Updated with clarification
Investment consultants are on the frontline as interpreters and advisers, talking their institutional clients through managing their portfolios in wildly gyrating global markets.
Pensions & Investments spoke with an array of consultants, all of whom stressed that their first and most important piece of advice to investors is simple: stick to your investment plan.
"In times of uncertainty, you need a plan. This is the time for the plan and it's very important that you follow it no matter what," said Margaret C. Chen, partner and global head of the endowment and foundations practice at Boston-based Cambridge Associates LLC.
Ms. Chen said endowments and foundations are "hunkering down both physically and marketwise" with many employees working remotely in the midst of "a really messy market."
But the primary concern of an endowment or foundation CIO is having adequate liquidity to meet operating expenses, Ms. Chen said.
She stressed that "you need to understand how much liquidity you have within your portfolio and where it resides. Endowments and foundations need to take every possible step to look for low-hanging fruit in their portfolios to provide liquidity."
Cambridge's E&F clients with sufficient liquidity are incrementally allocating small amounts into public equities to harvest gains, Ms. Chen said.
Because endowments and foundations typically have larger allocations to alternative investments than public and corporate defined benefit plans, they have "an anchor to windward," said Richard Nuzum, the New York-based president of Mercer Investments LLC.

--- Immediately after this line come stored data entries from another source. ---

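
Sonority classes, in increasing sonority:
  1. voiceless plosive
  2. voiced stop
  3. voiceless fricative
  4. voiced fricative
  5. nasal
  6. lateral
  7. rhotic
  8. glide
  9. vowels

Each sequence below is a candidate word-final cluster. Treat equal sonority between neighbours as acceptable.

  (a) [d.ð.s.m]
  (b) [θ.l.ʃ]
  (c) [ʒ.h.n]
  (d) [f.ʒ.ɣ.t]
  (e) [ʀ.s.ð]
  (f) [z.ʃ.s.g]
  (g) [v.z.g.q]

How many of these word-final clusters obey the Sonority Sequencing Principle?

2

(a) sonority 2-4-3-5: ill-formed.
(b) sonority 3-6-3: ill-formed.
(c) sonority 4-3-5: ill-formed.
(d) sonority 3-4-4-1: ill-formed.
(e) sonority 7-3-4: ill-formed.
(f) sonority 4-3-3-2: well-formed.
(g) sonority 4-4-2-1: well-formed.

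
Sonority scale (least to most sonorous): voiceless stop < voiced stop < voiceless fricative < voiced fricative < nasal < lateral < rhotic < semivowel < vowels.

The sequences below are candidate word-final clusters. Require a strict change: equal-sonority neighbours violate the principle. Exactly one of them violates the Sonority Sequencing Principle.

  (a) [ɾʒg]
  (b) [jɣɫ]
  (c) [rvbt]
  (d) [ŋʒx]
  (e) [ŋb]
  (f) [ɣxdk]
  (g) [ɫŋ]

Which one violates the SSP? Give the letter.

(a) 7-4-2 → obeys
(b) 8-4-6 → violates
(c) 7-4-2-1 → obeys
(d) 5-4-3 → obeys
(e) 5-2 → obeys
(f) 4-3-2-1 → obeys
(g) 6-5 → obeys

b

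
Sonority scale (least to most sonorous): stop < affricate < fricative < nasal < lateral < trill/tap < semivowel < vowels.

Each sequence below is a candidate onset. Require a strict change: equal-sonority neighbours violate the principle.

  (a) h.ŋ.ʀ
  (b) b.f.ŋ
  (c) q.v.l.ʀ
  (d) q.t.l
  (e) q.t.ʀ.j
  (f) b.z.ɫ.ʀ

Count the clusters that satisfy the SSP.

(a) sonority 3-4-6: well-formed.
(b) sonority 1-3-4: well-formed.
(c) sonority 1-3-5-6: well-formed.
(d) sonority 1-1-5: ill-formed.
(e) sonority 1-1-6-7: ill-formed.
(f) sonority 1-3-5-6: well-formed.

4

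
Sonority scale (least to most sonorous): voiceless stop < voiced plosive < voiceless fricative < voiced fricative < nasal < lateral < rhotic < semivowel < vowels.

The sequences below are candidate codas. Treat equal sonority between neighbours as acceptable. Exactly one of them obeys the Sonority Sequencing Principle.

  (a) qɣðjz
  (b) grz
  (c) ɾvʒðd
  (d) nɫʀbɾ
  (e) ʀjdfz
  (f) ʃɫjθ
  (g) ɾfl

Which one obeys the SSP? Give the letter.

(a) sonority 1-4-4-8-4: ill-formed.
(b) sonority 2-7-4: ill-formed.
(c) sonority 7-4-4-4-2: well-formed.
(d) sonority 5-6-7-2-7: ill-formed.
(e) sonority 7-8-2-3-4: ill-formed.
(f) sonority 3-6-8-3: ill-formed.
(g) sonority 7-3-6: ill-formed.

c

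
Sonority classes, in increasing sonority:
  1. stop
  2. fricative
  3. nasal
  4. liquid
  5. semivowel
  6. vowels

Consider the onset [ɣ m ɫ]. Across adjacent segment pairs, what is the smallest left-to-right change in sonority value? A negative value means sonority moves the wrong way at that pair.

1

/ɣ/ — fricative, sonority 2.
/m/ — nasal, sonority 3.
/ɫ/ — liquid, sonority 4.
/ɣ/→/m/: change +1.
/m/→/ɫ/: change +1.
Minimum = 1.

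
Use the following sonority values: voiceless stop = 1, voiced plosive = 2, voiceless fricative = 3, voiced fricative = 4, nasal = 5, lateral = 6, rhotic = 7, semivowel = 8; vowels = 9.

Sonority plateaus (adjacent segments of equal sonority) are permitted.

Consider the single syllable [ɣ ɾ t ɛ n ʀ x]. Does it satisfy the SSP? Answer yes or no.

no

Onset: /ɣ/ is a voiced fricative (sonority 4), /ɾ/ is a rhotic (sonority 7), /t/ is a voiceless stop (sonority 1); then the nucleus /ɛ/ (sonority 9).
Onset profile 4-7-1-9 — does not rise throughout.
Coda: /n/ is a nasal (sonority 5), /ʀ/ is a rhotic (sonority 7), /x/ is a voiceless fricative (sonority 3).
Coda profile 9-5-7-3 — does not fall throughout.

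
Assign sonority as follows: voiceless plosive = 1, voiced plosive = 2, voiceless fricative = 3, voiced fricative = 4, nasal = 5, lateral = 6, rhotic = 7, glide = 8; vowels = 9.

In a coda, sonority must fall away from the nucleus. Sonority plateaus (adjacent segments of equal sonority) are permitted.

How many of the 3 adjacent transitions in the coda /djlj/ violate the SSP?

/d/ — voiced plosive, sonority 2.
/j/ — glide, sonority 8.
/l/ — lateral, sonority 6.
/j/ — glide, sonority 8.
/d/→/j/: 2→8 (does not fall) — violation.
/j/→/l/: 8→6 (falls) — ok.
/l/→/j/: 6→8 (does not fall) — violation.

2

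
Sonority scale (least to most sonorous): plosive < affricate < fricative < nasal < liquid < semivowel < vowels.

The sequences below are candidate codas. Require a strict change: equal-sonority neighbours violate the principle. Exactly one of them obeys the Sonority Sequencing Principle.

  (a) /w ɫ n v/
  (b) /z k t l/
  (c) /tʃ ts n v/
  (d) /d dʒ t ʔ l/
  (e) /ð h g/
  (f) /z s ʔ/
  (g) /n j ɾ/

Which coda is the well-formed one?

a

(a) sonority 6-5-4-3: well-formed.
(b) sonority 3-1-1-5: ill-formed.
(c) sonority 2-2-4-3: ill-formed.
(d) sonority 1-2-1-1-5: ill-formed.
(e) sonority 3-3-1: ill-formed.
(f) sonority 3-3-1: ill-formed.
(g) sonority 4-6-5: ill-formed.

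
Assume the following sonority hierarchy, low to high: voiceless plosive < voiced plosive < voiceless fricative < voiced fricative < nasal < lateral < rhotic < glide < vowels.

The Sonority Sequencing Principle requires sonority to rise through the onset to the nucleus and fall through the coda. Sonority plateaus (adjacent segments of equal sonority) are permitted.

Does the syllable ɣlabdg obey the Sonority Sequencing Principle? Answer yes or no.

yes

Onset: /ɣ/ is a voiced fricative (sonority 4), /l/ is a lateral (sonority 6); then the nucleus /a/ (sonority 9).
Onset profile 4-6-9 — rises to the nucleus.
Coda: /b/ is a voiced plosive (sonority 2), /d/ is a voiced plosive (sonority 2), /g/ is a voiced plosive (sonority 2).
Coda profile 9-2-2-2 — falls from the nucleus.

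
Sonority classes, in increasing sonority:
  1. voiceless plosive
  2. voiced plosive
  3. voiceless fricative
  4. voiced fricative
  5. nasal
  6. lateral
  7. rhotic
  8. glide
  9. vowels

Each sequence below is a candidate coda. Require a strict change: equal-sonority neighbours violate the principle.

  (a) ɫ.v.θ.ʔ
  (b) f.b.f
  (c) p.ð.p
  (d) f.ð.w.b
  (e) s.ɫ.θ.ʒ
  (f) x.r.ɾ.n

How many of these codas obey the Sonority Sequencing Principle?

(a) sonority 6-4-3-1: well-formed.
(b) sonority 3-2-3: ill-formed.
(c) sonority 1-4-1: ill-formed.
(d) sonority 3-4-8-2: ill-formed.
(e) sonority 3-6-3-4: ill-formed.
(f) sonority 3-7-7-5: ill-formed.

1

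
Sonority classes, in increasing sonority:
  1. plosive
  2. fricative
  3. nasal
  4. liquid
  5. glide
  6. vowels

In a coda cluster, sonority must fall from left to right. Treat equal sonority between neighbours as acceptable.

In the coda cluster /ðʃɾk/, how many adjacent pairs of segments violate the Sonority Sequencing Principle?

1

/ð/: fricative = 2.
/ʃ/: fricative = 2.
/ɾ/: liquid = 4.
/k/: plosive = 1.
/ð/→/ʃ/: 2→2 (plateau, allowed) — ok.
/ʃ/→/ɾ/: 2→4 (does not fall) — violation.
/ɾ/→/k/: 4→1 (falls) — ok.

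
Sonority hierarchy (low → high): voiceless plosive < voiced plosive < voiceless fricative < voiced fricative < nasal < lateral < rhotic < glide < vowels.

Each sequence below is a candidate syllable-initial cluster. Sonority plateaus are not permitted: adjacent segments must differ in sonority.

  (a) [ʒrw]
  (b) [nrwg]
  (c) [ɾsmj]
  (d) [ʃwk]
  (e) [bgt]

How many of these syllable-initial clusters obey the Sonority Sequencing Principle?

1

(a) [ʒrw]: profile 4-7-8 — obeys.
(b) [nrwg]: profile 5-7-8-2 — violates.
(c) [ɾsmj]: profile 7-3-5-8 — violates.
(d) [ʃwk]: profile 3-8-1 — violates.
(e) [bgt]: profile 2-2-1 — violates.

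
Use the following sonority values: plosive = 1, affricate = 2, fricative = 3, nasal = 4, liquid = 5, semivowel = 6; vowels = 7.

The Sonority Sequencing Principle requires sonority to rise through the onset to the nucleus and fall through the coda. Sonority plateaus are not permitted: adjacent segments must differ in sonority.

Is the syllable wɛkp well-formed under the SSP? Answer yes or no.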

Because illiquid assets like private equity, real estate, private credit and infrastructure are marked-to-market with a quarter's lag to liquid asset valuations, that "helps with returns right now," he said.
Mr. Nuzum said defined contribution plan sponsors are hard at work responding to the concerns of their participants. "The faster the employer can engage with and calm down their participants, the better," he said, noting that inquiries to call centers are "way up."
In fact, DC plan participants in both the U.S. and the U.K. have been more actively transferring between investment options since the last week in February, sources said (P&I, March 9 and March 13).
"The silver lining of this market downturn for defined contribution plans is that the majority of participants are invested in target-date funds," said Tracey M. Manzi, vice president, investment services, Cammack Retirement Group Inc., New York, a DC plan consultant.
Ms. Manzi said that among Cammack's clients, "DC plan participants largely are not transacting out of target-date funds and appear to be riding it out."
Ms. Manzi said the firm's DC clients have been touch with Cammack for guidance, but stressed that "market volatility doesn't lead defined contribution plan sponsors to make changes to their investment lineups. They're worried about the impacts of the market downturn on participants, but they designed their investment offerings to provide diversification."